Packagd plans to supplement its secondhand videos by tapping unboxers with established online brands to host live sessions, where they answer questions, chat, and sell products.

Below each video is a buy button for every product featured in a given segment, usually via Amazon or another big retailer. Creators collect all of the affiliate revenuea commission of sortsthat retailers pay for those items as compensation for their time.

Packagd doesn’t see a dime from those deals. Instead, the company plans to make its money through original video content sponsored by a brand. For instance, Best Buy, one of the app’s initial sponsors, might host a showcase with one of its floor managers.

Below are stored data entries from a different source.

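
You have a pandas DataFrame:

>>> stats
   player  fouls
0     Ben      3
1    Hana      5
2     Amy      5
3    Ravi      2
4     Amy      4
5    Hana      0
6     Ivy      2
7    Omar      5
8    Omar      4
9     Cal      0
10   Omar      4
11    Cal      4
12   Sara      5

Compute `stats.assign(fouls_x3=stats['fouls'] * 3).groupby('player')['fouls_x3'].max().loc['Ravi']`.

6

add column fouls_x3 = stats['fouls'] * 3:
   player  fouls  fouls_x3
0     Ben      3         9
1    Hana      5        15
2     Amy      5        15
3    Ravi      2         6
4     Amy      4        12
5    Hana      0         0
6     Ivy      2         6
7    Omar      5        15
8    Omar      4        12
9     Cal      0         0
10   Omar      4        12
11    Cal      4        12
12   Sara      5        15
group by player, max of fouls_x3:
player
Amy     15
Ben      9
Cal     12
Hana    15
Ivy      6
Omar    15
Ravi     6
Sara    15
Name: fouls_x3, dtype: int64
So loc['Ravi'] = 6.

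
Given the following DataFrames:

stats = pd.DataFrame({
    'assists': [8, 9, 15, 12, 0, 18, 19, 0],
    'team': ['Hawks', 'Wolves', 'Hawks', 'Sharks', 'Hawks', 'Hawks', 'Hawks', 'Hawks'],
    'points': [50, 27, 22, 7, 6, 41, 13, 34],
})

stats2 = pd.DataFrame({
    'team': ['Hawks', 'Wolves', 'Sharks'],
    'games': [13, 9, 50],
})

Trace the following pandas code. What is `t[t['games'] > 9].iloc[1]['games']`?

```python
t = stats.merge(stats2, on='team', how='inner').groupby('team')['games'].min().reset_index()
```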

Packagd will also sometimes sell its own strategically selected products if its data shows there’s an opportunity in a space.

Kleiner Perkins put up $1.5 million to get the company off the ground, and it’s also raised a funding round of $6 million from other high-profile investors.

Feng thinks this model will work because unboxing videos sit at a unique crossroads between marketing content and entertainment. As long as experts are vetted and objective, there’s not much conflict between the goals of a quality seller and those of an enthusiast with an audience.

“It’s really the sweet spot,” Feng said. “The lines are starting to blur.”

That’s not to say there will be any fuzziness around what’s paid for by a sponsor and what’s editorial content. Feng says the distinction will be clearly labelled.

That’s because, like a media outlet, Packagd relies on the trust of its users above all else. People will only visit if they feel like its a fair-minded place to learn about products about which they’re enthusiastic.

Feng doesn’t want it to be a one-and-done shop; the goal is to get people to hang around on the app whether they plan to buy something or not. The company cedes customers who know exactly what they want to Amazon.

“If people hang around for long enough, maybe at some point they’ll decide to buy some headphones or something,” Feng said.